La puissance nationale est plus concentrée aux États-Unis qu’elle ne l’a été dans aucune des anciennes monarchies de l’Europe. Rien ne saurait l’arrêter, ni priviléges, ni immunités locales, ni influence personnelle, pas même l’autorité de la raison, puisqu’elle représente la majorité qui se prétend l’unique organe de la raison. Elle n’a d’autres limites que sa propre volonté. À côté d’elle et sous sa main, le représentant du pouvoir exécutif, soit dans l’Union, soit dans chaque état, ne peut que contraindre les mécontens à l’obéissance, par la force matérielle dont il dispose.

Le pouvoir social ainsi centralisé change souvent de mains, parce qu’il doit être l’organe de la souveraineté populaire. Il lui arrive de manquer de sagesse et de prévoyance, précisément parce qu’il peut tout. Là se trouve pour lui le danger. C’est donc à cause de sa force même, et non par suite de sa faiblesse, qu’il est menacé. Si jamais la liberté se perdait en Amérique, il faudrait s’en prendre au despotisme de la majorité qui aurait réduit de puissantes minorités au désespoir.

Deux dangers principaux menacent l’existence des démocraties : l’asservissement du pouvoir législatif aux volontés du corps électoral, et la concentration dans le pouvoir législatif de tous les autres pouvoirs du gouvernement.

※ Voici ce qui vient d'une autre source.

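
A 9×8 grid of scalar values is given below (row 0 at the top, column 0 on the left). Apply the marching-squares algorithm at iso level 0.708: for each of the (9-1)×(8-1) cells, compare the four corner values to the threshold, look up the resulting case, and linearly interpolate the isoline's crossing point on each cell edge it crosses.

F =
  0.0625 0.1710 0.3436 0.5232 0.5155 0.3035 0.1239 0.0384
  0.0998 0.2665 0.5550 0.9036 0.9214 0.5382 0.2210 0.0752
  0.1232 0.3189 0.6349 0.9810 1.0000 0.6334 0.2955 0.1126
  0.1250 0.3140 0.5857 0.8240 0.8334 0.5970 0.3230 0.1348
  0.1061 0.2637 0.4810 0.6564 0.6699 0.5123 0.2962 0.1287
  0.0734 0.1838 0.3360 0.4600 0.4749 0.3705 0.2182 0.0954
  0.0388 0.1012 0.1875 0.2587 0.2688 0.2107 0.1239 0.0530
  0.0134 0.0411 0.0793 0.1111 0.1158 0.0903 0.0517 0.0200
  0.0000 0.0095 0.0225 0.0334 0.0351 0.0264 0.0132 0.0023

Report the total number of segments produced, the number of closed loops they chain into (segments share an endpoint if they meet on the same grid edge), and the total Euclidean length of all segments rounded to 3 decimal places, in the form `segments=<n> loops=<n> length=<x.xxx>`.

segments=10 loops=1 length=9.442

cell (0,2): code 0100 → (0.486,3.000)–(1.000,2.439)
cell (0,3): code 1100 → (0.474,4.000)–(0.486,3.000)
cell (0,4): code 1000 → (1.000,4.557)–(0.474,4.000)
cell (1,2): code 0110 → (1.000,2.439)–(2.000,2.211)
cell (1,4): code 1001 → (2.000,4.797)–(1.000,4.557)
cell (2,2): code 0110 → (2.000,2.211)–(3.000,2.513)
cell (2,4): code 1001 → (3.000,4.530)–(2.000,4.797)
cell (3,2): code 0010 → (3.000,2.513)–(3.692,3.000)
cell (3,3): code 0011 → (3.692,3.000)–(3.767,4.000)
cell (3,4): code 0001 → (3.767,4.000)–(3.000,4.530)
total: 10 segments, chained into 1 closed loop(s), length Σ = 9.441793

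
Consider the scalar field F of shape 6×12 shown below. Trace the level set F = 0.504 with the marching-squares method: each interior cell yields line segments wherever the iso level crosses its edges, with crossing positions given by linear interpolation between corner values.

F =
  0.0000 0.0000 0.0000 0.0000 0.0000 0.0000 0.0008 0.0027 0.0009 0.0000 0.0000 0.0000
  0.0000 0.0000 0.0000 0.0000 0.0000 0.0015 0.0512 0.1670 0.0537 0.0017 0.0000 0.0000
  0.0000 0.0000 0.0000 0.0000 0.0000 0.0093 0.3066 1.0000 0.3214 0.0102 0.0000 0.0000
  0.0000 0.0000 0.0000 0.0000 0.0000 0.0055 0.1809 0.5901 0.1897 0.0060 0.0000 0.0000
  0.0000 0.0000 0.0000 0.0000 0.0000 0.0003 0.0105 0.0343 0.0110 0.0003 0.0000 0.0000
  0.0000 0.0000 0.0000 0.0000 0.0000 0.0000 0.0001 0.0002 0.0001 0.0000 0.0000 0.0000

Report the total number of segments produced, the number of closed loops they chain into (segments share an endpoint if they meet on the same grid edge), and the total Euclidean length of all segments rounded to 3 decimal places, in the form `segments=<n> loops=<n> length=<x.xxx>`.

cell (1,6): code 0100 → (1.405,7.000)–(2.000,6.285)
cell (1,7): code 1000 → (2.000,7.731)–(1.405,7.000)
cell (2,6): code 0110 → (2.000,6.285)–(3.000,6.790)
cell (2,7): code 1001 → (3.000,7.215)–(2.000,7.731)
cell (3,6): code 0010 → (3.000,6.790)–(3.155,7.000)
cell (3,7): code 0001 → (3.155,7.000)–(3.000,7.215)
total: 6 segments, chained into 1 closed loop(s), length Σ = 4.645238

segments=6 loops=1 length=4.645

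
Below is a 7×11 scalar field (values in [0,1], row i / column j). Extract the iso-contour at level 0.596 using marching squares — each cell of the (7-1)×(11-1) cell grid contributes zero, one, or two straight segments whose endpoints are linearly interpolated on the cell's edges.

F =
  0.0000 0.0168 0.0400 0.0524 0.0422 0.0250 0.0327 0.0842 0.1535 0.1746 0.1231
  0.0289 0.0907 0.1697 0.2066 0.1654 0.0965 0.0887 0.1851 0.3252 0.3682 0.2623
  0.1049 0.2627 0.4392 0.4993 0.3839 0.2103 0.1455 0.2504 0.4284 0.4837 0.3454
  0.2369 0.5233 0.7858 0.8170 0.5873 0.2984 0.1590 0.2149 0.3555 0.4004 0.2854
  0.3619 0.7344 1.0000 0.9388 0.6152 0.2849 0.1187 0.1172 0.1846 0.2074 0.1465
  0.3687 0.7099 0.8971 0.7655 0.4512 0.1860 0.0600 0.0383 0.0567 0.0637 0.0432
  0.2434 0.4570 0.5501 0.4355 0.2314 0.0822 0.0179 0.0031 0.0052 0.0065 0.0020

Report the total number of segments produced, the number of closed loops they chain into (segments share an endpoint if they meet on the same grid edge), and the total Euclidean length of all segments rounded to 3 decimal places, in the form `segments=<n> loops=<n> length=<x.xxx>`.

segments=14 loops=1 length=10.883

cell (2,1): code 0100 → (2.452,2.000)–(3.000,1.277)
cell (2,2): code 1100 → (2.304,3.000)–(2.452,2.000)
cell (2,3): code 1000 → (3.000,3.962)–(2.304,3.000)
cell (3,0): code 0100 → (3.344,1.000)–(4.000,0.628)
cell (3,1): code 1110 → (3.000,1.277)–(3.344,1.000)
cell (3,3): code 1101 → (3.312,4.000)–(3.000,3.962)
cell (3,4): code 1000 → (4.000,4.058)–(3.312,4.000)
cell (4,0): code 0110 → (4.000,0.628)–(5.000,0.666)
cell (4,3): code 1011 → (5.000,3.539)–(4.117,4.000)
cell (4,4): code 0001 → (4.117,4.000)–(4.000,4.058)
cell (5,0): code 0010 → (5.000,0.666)–(5.450,1.000)
cell (5,1): code 0011 → (5.450,1.000)–(5.868,2.000)
cell (5,2): code 0011 → (5.868,2.000)–(5.514,3.000)
cell (5,3): code 0001 → (5.514,3.000)–(5.000,3.539)
total: 14 segments, chained into 1 closed loop(s), length Σ = 10.882521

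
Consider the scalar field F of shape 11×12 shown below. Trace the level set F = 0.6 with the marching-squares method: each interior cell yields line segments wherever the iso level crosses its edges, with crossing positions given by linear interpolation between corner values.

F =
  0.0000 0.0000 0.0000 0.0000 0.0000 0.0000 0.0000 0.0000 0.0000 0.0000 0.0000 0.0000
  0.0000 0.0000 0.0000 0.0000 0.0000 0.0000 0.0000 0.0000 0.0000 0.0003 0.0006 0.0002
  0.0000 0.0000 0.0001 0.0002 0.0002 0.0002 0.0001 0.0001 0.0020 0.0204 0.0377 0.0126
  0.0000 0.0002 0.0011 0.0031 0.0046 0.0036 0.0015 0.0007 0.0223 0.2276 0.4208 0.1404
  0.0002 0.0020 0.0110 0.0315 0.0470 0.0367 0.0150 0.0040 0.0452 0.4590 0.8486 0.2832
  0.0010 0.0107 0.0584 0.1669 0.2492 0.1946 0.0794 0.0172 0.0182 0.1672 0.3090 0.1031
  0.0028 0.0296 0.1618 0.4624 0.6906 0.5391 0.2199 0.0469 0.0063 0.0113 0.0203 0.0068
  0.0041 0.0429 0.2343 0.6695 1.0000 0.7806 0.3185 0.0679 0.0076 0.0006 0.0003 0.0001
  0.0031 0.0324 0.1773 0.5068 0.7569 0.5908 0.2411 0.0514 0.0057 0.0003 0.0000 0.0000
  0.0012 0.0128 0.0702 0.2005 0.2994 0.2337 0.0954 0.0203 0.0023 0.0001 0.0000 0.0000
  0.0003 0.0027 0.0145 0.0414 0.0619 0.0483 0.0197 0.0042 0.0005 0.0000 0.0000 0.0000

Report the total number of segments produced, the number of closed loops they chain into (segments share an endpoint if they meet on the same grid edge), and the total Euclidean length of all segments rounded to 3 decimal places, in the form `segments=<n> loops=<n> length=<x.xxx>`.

segments=16 loops=2 length=10.644

cell (3,9): code 0100 → (3.419,10.000)–(4.000,9.362)
cell (3,10): code 1000 → (4.000,10.440)–(3.419,10.000)
cell (4,9): code 0010 → (4.000,9.362)–(4.461,10.000)
cell (4,10): code 0001 → (4.461,10.000)–(4.000,10.440)
cell (5,3): code 0100 → (5.795,4.000)–(6.000,3.603)
cell (5,4): code 1000 → (6.000,4.598)–(5.795,4.000)
cell (6,2): code 0100 → (6.664,3.000)–(7.000,2.840)
cell (6,3): code 1110 → (6.000,3.603)–(6.664,3.000)
cell (6,4): code 1101 → (6.252,5.000)–(6.000,4.598)
cell (6,5): code 1000 → (7.000,5.391)–(6.252,5.000)
cell (7,2): code 0010 → (7.000,2.840)–(7.427,3.000)
cell (7,3): code 0111 → (7.427,3.000)–(8.000,3.373)
cell (7,4): code 1011 → (8.000,4.945)–(7.952,5.000)
cell (7,5): code 0001 → (7.952,5.000)–(7.000,5.391)
cell (8,3): code 0010 → (8.000,3.373)–(8.343,4.000)
cell (8,4): code 0001 → (8.343,4.000)–(8.000,4.945)
total: 16 segments, chained into 2 closed loop(s), length Σ = 10.643648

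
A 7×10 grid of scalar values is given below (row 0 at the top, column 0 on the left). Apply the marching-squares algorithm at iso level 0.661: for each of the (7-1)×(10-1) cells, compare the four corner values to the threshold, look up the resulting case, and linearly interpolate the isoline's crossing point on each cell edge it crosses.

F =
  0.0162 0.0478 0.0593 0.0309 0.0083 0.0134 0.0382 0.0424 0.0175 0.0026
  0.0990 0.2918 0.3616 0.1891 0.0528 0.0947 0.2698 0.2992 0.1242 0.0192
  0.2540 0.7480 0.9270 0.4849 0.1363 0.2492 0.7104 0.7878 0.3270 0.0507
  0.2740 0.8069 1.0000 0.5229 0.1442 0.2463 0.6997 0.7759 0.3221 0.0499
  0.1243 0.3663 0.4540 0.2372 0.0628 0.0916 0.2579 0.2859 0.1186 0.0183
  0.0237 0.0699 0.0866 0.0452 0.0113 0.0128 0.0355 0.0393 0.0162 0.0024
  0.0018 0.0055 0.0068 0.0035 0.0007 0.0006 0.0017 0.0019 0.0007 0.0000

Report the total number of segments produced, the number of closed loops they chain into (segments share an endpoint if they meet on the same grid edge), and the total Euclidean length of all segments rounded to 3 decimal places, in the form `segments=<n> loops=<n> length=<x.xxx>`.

segments=16 loops=2 length=11.510

cell (1,0): code 0100 → (1.809,1.000)–(2.000,0.824)
cell (1,1): code 1100 → (1.530,2.000)–(1.809,1.000)
cell (1,2): code 1000 → (2.000,2.602)–(1.530,2.000)
cell (1,5): code 0100 → (1.888,6.000)–(2.000,5.893)
cell (1,6): code 1100 → (1.740,7.000)–(1.888,6.000)
cell (1,7): code 1000 → (2.000,7.275)–(1.740,7.000)
cell (2,0): code 0110 → (2.000,0.824)–(3.000,0.726)
cell (2,2): code 1001 → (3.000,2.711)–(2.000,2.602)
cell (2,5): code 0110 → (2.000,5.893)–(3.000,5.915)
cell (2,7): code 1001 → (3.000,7.253)–(2.000,7.275)
cell (3,0): code 0010 → (3.000,0.726)–(3.331,1.000)
cell (3,1): code 0011 → (3.331,1.000)–(3.621,2.000)
cell (3,2): code 0001 → (3.621,2.000)–(3.000,2.711)
cell (3,5): code 0010 → (3.000,5.915)–(3.088,6.000)
cell (3,6): code 0011 → (3.088,6.000)–(3.234,7.000)
cell (3,7): code 0001 → (3.234,7.000)–(3.000,7.253)
total: 16 segments, chained into 2 closed loop(s), length Σ = 11.509527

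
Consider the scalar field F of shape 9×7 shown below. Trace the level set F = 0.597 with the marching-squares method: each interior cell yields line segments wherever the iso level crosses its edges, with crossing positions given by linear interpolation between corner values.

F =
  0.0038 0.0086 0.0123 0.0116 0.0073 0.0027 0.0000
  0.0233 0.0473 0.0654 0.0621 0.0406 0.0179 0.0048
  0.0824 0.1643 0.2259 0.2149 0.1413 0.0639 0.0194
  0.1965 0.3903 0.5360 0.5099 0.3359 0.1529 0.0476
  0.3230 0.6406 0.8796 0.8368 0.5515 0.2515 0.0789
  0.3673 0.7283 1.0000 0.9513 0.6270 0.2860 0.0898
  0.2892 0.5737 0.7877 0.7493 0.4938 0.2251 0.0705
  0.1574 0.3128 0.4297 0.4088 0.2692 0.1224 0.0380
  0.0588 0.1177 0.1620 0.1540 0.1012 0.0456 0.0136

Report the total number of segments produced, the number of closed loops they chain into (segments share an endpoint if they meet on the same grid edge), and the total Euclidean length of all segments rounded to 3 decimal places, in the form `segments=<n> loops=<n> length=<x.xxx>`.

cell (3,0): code 0100 → (3.826,1.000)–(4.000,0.863)
cell (3,1): code 1100 → (3.178,2.000)–(3.826,1.000)
cell (3,2): code 1100 → (3.266,3.000)–(3.178,2.000)
cell (3,3): code 1000 → (4.000,3.841)–(3.266,3.000)
cell (4,0): code 0110 → (4.000,0.863)–(5.000,0.636)
cell (4,3): code 1101 → (4.603,4.000)–(4.000,3.841)
cell (4,4): code 1000 → (5.000,4.088)–(4.603,4.000)
cell (5,0): code 0010 → (5.000,0.636)–(5.849,1.000)
cell (5,1): code 0111 → (5.849,1.000)–(6.000,1.109)
cell (5,3): code 1011 → (6.000,3.596)–(5.225,4.000)
cell (5,4): code 0001 → (5.225,4.000)–(5.000,4.088)
cell (6,1): code 0010 → (6.000,1.109)–(6.533,2.000)
cell (6,2): code 0011 → (6.533,2.000)–(6.447,3.000)
cell (6,3): code 0001 → (6.447,3.000)–(6.000,3.596)
total: 14 segments, chained into 1 closed loop(s), length Σ = 10.601197

segments=14 loops=1 length=10.601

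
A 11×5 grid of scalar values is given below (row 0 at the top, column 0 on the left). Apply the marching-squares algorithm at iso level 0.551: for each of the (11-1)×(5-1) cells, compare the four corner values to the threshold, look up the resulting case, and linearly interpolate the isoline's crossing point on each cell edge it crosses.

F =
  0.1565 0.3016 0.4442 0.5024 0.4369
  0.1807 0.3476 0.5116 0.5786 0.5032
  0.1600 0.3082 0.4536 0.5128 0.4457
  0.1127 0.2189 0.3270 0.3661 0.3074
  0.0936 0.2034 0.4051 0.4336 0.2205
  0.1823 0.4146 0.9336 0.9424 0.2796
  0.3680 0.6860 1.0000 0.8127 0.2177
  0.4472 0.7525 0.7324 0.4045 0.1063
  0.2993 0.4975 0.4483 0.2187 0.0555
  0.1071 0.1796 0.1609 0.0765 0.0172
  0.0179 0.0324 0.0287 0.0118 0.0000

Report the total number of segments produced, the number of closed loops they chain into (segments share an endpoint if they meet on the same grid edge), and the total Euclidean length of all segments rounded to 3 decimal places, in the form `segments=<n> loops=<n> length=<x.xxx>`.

segments=16 loops=2 length=12.708

cell (0,2): code 0100 → (0.638,3.000)–(1.000,2.588)
cell (0,3): code 1000 → (1.000,3.366)–(0.638,3.000)
cell (1,2): code 0010 → (1.000,2.588)–(1.419,3.000)
cell (1,3): code 0001 → (1.419,3.000)–(1.000,3.366)
cell (4,1): code 0100 → (4.276,2.000)–(5.000,1.263)
cell (4,2): code 1100 → (4.231,3.000)–(4.276,2.000)
cell (4,3): code 1000 → (5.000,3.591)–(4.231,3.000)
cell (5,0): code 0100 → (5.503,1.000)–(6.000,0.575)
cell (5,1): code 1110 → (5.000,1.263)–(5.503,1.000)
cell (5,3): code 1001 → (6.000,3.440)–(5.000,3.591)
cell (6,0): code 0110 → (6.000,0.575)–(7.000,0.340)
cell (6,2): code 1011 → (7.000,2.553)–(6.641,3.000)
cell (6,3): code 0001 → (6.641,3.000)–(6.000,3.440)
cell (7,0): code 0010 → (7.000,0.340)–(7.790,1.000)
cell (7,1): code 0011 → (7.790,1.000)–(7.639,2.000)
cell (7,2): code 0001 → (7.639,2.000)–(7.000,2.553)
total: 16 segments, chained into 2 closed loop(s), length Σ = 12.708276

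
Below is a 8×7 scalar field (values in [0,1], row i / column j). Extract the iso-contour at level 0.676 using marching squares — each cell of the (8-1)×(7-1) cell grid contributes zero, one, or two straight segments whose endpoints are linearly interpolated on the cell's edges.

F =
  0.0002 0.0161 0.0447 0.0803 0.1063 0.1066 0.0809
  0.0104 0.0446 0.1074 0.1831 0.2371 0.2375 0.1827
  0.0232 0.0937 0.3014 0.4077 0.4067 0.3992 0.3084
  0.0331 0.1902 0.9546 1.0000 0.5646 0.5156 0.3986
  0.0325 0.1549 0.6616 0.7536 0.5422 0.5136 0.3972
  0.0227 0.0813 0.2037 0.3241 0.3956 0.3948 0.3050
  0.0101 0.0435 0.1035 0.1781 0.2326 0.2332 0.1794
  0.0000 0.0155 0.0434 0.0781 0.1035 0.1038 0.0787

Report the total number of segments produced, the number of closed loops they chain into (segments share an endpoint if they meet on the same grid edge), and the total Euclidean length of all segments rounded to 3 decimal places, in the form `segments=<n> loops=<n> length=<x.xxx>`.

cell (2,1): code 0100 → (2.573,2.000)–(3.000,1.636)
cell (2,2): code 1100 → (2.453,3.000)–(2.573,2.000)
cell (2,3): code 1000 → (3.000,3.744)–(2.453,3.000)
cell (3,1): code 0010 → (3.000,1.636)–(3.951,2.000)
cell (3,2): code 0111 → (3.951,2.000)–(4.000,2.157)
cell (3,3): code 1001 → (4.000,3.367)–(3.000,3.744)
cell (4,2): code 0010 → (4.000,2.157)–(4.181,3.000)
cell (4,3): code 0001 → (4.181,3.000)–(4.000,3.367)
total: 8 segments, chained into 1 closed loop(s), length Σ = 6.014672

segments=8 loops=1 length=6.015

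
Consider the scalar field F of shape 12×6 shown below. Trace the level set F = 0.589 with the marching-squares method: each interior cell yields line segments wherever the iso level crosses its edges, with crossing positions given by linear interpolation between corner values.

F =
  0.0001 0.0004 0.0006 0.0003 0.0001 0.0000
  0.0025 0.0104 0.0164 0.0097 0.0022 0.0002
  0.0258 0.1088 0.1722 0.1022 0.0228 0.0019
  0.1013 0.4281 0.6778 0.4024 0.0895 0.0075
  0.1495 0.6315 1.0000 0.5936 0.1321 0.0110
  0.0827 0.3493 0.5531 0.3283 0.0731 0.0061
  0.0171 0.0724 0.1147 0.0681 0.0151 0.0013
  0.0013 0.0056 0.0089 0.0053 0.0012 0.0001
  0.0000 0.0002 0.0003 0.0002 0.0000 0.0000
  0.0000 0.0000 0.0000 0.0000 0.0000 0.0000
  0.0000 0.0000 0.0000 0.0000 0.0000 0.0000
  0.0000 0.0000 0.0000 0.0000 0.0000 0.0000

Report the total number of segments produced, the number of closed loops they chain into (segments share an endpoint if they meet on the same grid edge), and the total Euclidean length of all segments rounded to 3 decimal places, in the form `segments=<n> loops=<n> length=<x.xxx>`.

segments=10 loops=1 length=6.028

cell (2,1): code 0100 → (2.824,2.000)–(3.000,1.644)
cell (2,2): code 1000 → (3.000,2.322)–(2.824,2.000)
cell (3,0): code 0100 → (3.791,1.000)–(4.000,0.912)
cell (3,1): code 1110 → (3.000,1.644)–(3.791,1.000)
cell (3,2): code 1101 → (3.976,3.000)–(3.000,2.322)
cell (3,3): code 1000 → (4.000,3.010)–(3.976,3.000)
cell (4,0): code 0010 → (4.000,0.912)–(4.151,1.000)
cell (4,1): code 0011 → (4.151,1.000)–(4.920,2.000)
cell (4,2): code 0011 → (4.920,2.000)–(4.017,3.000)
cell (4,3): code 0001 → (4.017,3.000)–(4.000,3.010)
total: 10 segments, chained into 1 closed loop(s), length Σ = 6.027976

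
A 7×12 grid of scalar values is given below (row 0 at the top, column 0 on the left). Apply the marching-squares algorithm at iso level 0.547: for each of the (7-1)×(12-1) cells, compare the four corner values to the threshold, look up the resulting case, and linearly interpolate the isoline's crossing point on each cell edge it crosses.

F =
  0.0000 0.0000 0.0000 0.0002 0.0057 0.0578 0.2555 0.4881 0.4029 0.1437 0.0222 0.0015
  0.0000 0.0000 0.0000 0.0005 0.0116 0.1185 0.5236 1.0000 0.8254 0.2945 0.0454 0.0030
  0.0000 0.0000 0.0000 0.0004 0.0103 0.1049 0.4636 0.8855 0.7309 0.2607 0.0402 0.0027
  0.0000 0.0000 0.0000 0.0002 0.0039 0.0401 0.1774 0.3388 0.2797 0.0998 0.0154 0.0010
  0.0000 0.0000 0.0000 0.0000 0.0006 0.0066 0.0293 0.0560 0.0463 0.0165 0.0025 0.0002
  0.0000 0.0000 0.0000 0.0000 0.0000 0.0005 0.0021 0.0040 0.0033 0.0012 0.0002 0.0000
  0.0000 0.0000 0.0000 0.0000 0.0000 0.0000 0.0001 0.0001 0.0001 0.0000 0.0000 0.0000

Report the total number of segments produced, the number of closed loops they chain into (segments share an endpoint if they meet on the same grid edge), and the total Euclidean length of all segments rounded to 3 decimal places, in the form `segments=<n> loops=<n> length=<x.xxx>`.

cell (0,6): code 0100 → (0.115,7.000)–(1.000,6.049)
cell (0,7): code 1100 → (0.341,8.000)–(0.115,7.000)
cell (0,8): code 1000 → (1.000,8.524)–(0.341,8.000)
cell (1,6): code 0110 → (1.000,6.049)–(2.000,6.198)
cell (1,8): code 1001 → (2.000,8.391)–(1.000,8.524)
cell (2,6): code 0010 → (2.000,6.198)–(2.619,7.000)
cell (2,7): code 0011 → (2.619,7.000)–(2.408,8.000)
cell (2,8): code 0001 → (2.408,8.000)–(2.000,8.391)
total: 8 segments, chained into 1 closed loop(s), length Σ = 7.786601

segments=8 loops=1 length=7.787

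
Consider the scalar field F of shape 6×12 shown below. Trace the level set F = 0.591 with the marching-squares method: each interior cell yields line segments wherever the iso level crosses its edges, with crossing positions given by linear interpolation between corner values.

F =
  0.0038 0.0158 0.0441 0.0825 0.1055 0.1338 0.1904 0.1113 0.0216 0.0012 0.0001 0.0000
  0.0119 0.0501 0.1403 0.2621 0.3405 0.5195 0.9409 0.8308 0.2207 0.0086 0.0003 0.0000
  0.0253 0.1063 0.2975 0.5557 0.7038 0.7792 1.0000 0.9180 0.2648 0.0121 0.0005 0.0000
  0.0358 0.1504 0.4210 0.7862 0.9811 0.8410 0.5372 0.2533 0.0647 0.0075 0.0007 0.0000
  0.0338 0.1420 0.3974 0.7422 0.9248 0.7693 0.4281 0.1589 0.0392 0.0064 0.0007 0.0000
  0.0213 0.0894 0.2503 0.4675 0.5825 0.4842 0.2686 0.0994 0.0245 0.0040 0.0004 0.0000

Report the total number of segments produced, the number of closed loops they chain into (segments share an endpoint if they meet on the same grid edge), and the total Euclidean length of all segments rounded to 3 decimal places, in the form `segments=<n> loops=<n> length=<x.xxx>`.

cell (0,5): code 0100 → (0.534,6.000)–(1.000,5.170)
cell (0,6): code 1100 → (0.667,7.000)–(0.534,6.000)
cell (0,7): code 1000 → (1.000,7.393)–(0.667,7.000)
cell (1,3): code 0100 → (1.690,4.000)–(2.000,3.238)
cell (1,4): code 1100 → (1.275,5.000)–(1.690,4.000)
cell (1,5): code 1110 → (1.000,5.170)–(1.275,5.000)
cell (1,7): code 1001 → (2.000,7.501)–(1.000,7.393)
cell (2,2): code 0100 → (2.153,3.000)–(3.000,2.465)
cell (2,3): code 1110 → (2.000,3.238)–(2.153,3.000)
cell (2,5): code 1011 → (3.000,5.823)–(2.884,6.000)
cell (2,6): code 0011 → (2.884,6.000)–(2.492,7.000)
cell (2,7): code 0001 → (2.492,7.000)–(2.000,7.501)
cell (3,2): code 0110 → (3.000,2.465)–(4.000,2.561)
cell (3,5): code 1001 → (4.000,5.523)–(3.000,5.823)
cell (4,2): code 0010 → (4.000,2.561)–(4.550,3.000)
cell (4,3): code 0011 → (4.550,3.000)–(4.975,4.000)
cell (4,4): code 0011 → (4.975,4.000)–(4.625,5.000)
cell (4,5): code 0001 → (4.625,5.000)–(4.000,5.523)
total: 18 segments, chained into 1 closed loop(s), length Σ = 14.696241

segments=18 loops=1 length=14.696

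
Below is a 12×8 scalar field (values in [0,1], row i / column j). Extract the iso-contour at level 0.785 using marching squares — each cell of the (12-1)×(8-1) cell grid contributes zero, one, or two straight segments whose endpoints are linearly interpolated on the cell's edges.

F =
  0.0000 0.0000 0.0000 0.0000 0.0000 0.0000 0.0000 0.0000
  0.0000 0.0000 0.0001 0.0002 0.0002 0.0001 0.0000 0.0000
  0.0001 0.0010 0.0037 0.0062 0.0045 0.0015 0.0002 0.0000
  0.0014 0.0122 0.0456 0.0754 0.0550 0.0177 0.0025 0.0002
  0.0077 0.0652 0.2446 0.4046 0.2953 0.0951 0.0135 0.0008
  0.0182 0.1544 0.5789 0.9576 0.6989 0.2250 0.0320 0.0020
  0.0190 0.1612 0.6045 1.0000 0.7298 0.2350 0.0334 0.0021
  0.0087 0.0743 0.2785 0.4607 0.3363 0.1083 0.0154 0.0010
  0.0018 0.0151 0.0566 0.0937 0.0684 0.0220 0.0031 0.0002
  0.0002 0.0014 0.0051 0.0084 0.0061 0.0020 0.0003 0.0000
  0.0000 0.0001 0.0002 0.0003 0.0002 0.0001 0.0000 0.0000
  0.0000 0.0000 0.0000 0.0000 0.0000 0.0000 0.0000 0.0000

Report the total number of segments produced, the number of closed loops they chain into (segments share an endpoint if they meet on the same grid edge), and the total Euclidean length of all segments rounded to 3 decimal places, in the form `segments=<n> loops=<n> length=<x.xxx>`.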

Les législateurs des états ont favorisé l’accroissement de ces dangers. Les législateurs de l’Union ont fait ce qu’ils ont pu pour les rendre moins redoutables. Le pouvoir exécutif est plus faible dans les états, vis-à-vis les deux chambres, les juges sont aussi moins indépendans que dans le gouvernement fédéral, La constitution nationale est donc supérieure, selon M. de Tocqueville, à toutes les constitutions des états.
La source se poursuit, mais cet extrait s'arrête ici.